The ROTEM system provides a point of care (POC) test and is proving to be an extremely useful source of information. Clinicians are able to assess their patients before surgery (to determine if coagulopathies are present), during surgery (to determine if coagulopathies are developing) and after surgery (when trying to establish the cause of bleeding). It can also be located in either the operating theatre, transfusion laboratory or networked between these areas. ROTEM results are also available much quicker than traditional coagulation tests like INR, APTT, Fibrinogen and platelet count and enable the treating clinician to discriminate between coagulation related conditions in a more efficient manner.

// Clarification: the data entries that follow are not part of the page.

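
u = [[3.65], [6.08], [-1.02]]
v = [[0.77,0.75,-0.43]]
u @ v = [[2.81, 2.74, -1.57],[4.68, 4.56, -2.61],[-0.79, -0.76, 0.44]]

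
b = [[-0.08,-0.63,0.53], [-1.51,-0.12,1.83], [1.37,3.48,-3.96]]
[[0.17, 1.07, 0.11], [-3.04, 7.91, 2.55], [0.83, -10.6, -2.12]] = b@[[-1.45, -3.10, 0.37],[-2.64, 0.20, 1.27],[-3.03, 1.78, 1.78]]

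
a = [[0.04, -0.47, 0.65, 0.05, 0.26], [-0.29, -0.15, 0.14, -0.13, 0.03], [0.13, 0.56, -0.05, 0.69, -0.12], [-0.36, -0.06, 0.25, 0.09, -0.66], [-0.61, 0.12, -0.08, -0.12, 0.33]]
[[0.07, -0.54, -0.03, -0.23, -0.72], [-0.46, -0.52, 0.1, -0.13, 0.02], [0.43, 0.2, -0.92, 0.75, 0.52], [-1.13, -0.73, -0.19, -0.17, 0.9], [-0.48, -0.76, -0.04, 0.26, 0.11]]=a @ [[1.31, 1.44, 0.12, -0.03, -0.76], [0.25, 0.28, -0.82, 1.41, 0.19], [-0.20, -0.69, -0.58, 0.52, -0.52], [0.33, -0.26, -0.74, 0.05, 0.51], [0.95, -0.0, -0.02, 0.35, -1.09]]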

The benefits of coagulation POC testing have also been highlighted in an article in Anesthesiology, where the randomised clinical trial was terminated 6 months early as initial results demonstrated that haemostatic therapy based on POC testing significantly reduced patient exposure to allogenic blood products and provided significant benefits with respect to clinical outcomes.

Additional information and extra reading
The Blood Service clinical website transfusion.com.au contains excellent information about PBM, blood conservation and the PBM guidelines. In fact, the PBM guidelines: Module 2 Perioperative actually state that ICS is recommended for adult patients undergoing surgery in which substantial blood loss is anticipated and also mentions that TEG and TEG-based POC tests should be considered in adult patients undergoing cardiac surgery.

If you would like more information on these topics, this joint webinar was recorded for educational purposes and can be accessed in Transfusion online learning.